La démarche analytique doit commencer par la définition des objectifs, définition des intentions délibérées, conscientes et raisonnées, que doit réaliser l’entreprise. Ces objectifs, guident la recherche des meilleurs moyens à mettre en œuvre et orientent l’action collective.
C’est le manager qui organise ce processus, en répartit la réalisation entre les collaborateurs et organise un système de contrôle de la réalisation.
Ce processus évalue les bénéfices espérés et les coûts probables à subir que va procurer la stratégie d’action retenue.
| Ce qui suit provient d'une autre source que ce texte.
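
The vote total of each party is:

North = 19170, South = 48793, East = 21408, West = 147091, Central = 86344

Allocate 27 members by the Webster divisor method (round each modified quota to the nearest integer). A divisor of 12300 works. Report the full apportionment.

North 2, South 4, East 2, West 12, Central 7

With modified divisor 12300: modified quotas North 1.559, South 3.967, East 1.740, West 11.959, Central 7.020.
Rounding to the nearest integer: North 2, South 4, East 2, West 12, Central 7 (total 27).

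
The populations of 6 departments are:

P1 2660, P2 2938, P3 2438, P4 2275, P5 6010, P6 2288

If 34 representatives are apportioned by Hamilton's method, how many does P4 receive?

4

Standard divisor: 18609 ÷ 34 ≈ 547.324.
Standard quotas: P1 4.8600, P2 5.3679, P3 4.4544, P4 4.1566, P5 10.9807, P6 4.1803.
Lower quotas: P1 4, P2 5, P3 4, P4 4, P5 10, P6 4 (sum 31, leaving 3 seats).
Remainders in descending order: P5 0.9807, P1 0.8600, P3 0.4544, P2 0.3679, P6 0.1803, P4 0.1566.
Largest remainders: P5, P1, P3 receive the extra seats.
P4 receives 4.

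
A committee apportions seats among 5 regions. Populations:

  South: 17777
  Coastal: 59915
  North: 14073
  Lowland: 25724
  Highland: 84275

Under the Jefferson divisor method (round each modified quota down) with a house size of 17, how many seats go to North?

Standard divisor 201764/17 ≈ 11868.471; standard quotas: South 1.498, Coastal 5.048, North 1.186, Lowland 2.167, Highland 7.101.
Rounding down gives 1, 5, 1, 2, 7 = 16 seats, so the divisor must be adjusted.
With modified divisor 10300: modified quotas South 1.726, Coastal 5.817, North 1.366, Lowland 2.497, Highland 8.182.
Rounding down: South 1, Coastal 5, North 1, Lowland 2, Highland 8 (total 17).
North receives 1.

1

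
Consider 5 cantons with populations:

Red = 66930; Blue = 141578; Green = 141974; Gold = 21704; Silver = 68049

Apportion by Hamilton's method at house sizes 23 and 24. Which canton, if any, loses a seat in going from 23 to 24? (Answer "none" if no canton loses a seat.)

Red

At 23 seats: Red 4, Blue 7, Green 7, Gold 1, Silver 4.
At 24 seats: Red 3, Blue 8, Green 8, Gold 1, Silver 4.
Red drops from 4 to 3.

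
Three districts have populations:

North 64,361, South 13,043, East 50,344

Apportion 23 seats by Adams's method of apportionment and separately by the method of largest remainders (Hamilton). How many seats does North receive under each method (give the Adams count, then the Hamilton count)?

Adams: North 11, South 3, East 9.
Hamilton: North 12, South 2, East 9.
North gets 11 under Adams and 12 under Hamilton.

11 and 12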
Le bénéfice n’est pas recherché pour accumuler une richesse matérielle ; il sert d’indicateur de l’efficacité de l’action collective, de rémunération des financeurs et de source de financement de l’avenir.
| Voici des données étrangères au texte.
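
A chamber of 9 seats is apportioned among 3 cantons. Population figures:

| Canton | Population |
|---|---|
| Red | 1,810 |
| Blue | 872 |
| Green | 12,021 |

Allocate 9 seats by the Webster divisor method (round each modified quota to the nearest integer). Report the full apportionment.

Red 1, Blue 1, Green 7

Standard divisor 14703/9 ≈ 1633.667; standard quotas: Red 1.108, Blue 0.534, Green 7.358.
Rounding to the nearest integer gives Red 1, Blue 1, Green 7 — total 9, matching the house size, so no adjustment is needed.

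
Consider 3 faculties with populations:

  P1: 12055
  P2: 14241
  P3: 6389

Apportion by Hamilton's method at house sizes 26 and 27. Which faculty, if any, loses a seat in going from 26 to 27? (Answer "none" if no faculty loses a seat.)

At 26 seats: P1 10, P2 11, P3 5.
At 27 seats: P1 10, P2 12, P3 5.
No faculty's allocation decreased.

none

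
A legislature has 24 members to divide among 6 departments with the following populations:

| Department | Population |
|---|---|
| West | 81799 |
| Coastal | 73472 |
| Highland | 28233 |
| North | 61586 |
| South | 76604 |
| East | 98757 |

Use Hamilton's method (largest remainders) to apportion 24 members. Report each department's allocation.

Total 420451; standard divisor 420451/24 ≈ 17518.792.
Standard quotas: West 4.6692, Coastal 4.1939, Highland 1.6116, North 3.5154, South 4.3727, East 5.6372.
Lower quotas: West 4, Coastal 4, Highland 1, North 3, South 4, East 5 (sum 21, leaving 3 seats).
Remainders in descending order: West 0.6692, East 0.6372, Highland 0.6116, North 0.5154, South 0.3727, Coastal 0.1939.
Largest remainders: West, East, Highland receive the extra seats.

West 5, Coastal 4, Highland 2, North 3, South 4, East 6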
L’entreprise ne doit pas seulement être fondée sur un système formel de règles et de processus, elle doit aussi être fondée sur un savoir objectif, raisonné, quantifié, qui permet de construire un univers prévisible et contrôlable.
Tout membre de l’entreprise est une ressource au service de l’entreprise et ne doit être considéré que comme tel pour respecter l’objectivité et le calcul économique, ce qui peut conduire à considérer les personnes et les actifs financiers comme substituables.
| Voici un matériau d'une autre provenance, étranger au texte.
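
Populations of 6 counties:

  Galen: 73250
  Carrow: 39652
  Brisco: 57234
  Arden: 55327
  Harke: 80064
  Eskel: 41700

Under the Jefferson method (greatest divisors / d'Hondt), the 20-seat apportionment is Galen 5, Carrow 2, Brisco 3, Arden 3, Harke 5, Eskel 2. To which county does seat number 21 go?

Priority for the next seat is population ÷ (current seats + 1).
Priorities: Galen 12208.333, Carrow 13217.333, Brisco 14308.500, Arden 13831.750, Harke 13344.000, Eskel 13900.000.
Highest priority: Brisco.

Brisco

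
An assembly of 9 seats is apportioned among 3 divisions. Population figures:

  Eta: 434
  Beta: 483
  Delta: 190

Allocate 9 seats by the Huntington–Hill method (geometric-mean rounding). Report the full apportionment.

With divisor 130: modified quotas Eta 3.338, Beta 3.715, Delta 1.462.
Geometric-mean thresholds: Eta √(3·4)=3.464, Beta √(3·4)=3.464, Delta √(1·2)=1.414.
Each quota rounded against its threshold gives Eta 3, Beta 4, Delta 2 (total 9).

Eta: 3, Beta: 4, Delta: 2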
Le temps est une variable particulièrement importante et s’applique à tous les aspects de l’entreprise car le temps est un facteur de coûts et un déterminant de la vitesse de développement de l’entreprise.
L’efficacité représente une obligation et un idéal de vie. Chacun a le devoir d’être pleinement efficace pour le bien de tous, pour préparer le progrès auquel tous aspirent, pour obtenir la récompense à la mesure des efforts. Mais s’engager sur le chemin de l’efficacité maximale commande l’oubli de soi et le sacrifice de la subjectivité au profit de l’objectivité. C’est là l’un des leviers essentiels de la motivation des membres de l’entreprise : pas de nostalgie pour le bon vieux temps ; le bonheur auquel chacun aspire est à portée de main si on est efficace.
Pour atteindre l’efficacité maximale et faire en sorte que tous profitent des bienfaits du progrès, le manager formel doit explorer en permanence l’horizon, définir l’avenir souhaité et maintenir le cap.
Il sait que si le bonheur se trouve dans le futur, c’est quand même au présent qu’il se construit.
Le progrès se trouve dans le travail quotidien, dans le labeur efficace. Il ne s’agit pas d’être vertueux, mais travailleur pour jouir des fruits du progrès que permet l’efficacité, fruits qui doivent être perceptibles et matériels pour les membres de l’entreprise.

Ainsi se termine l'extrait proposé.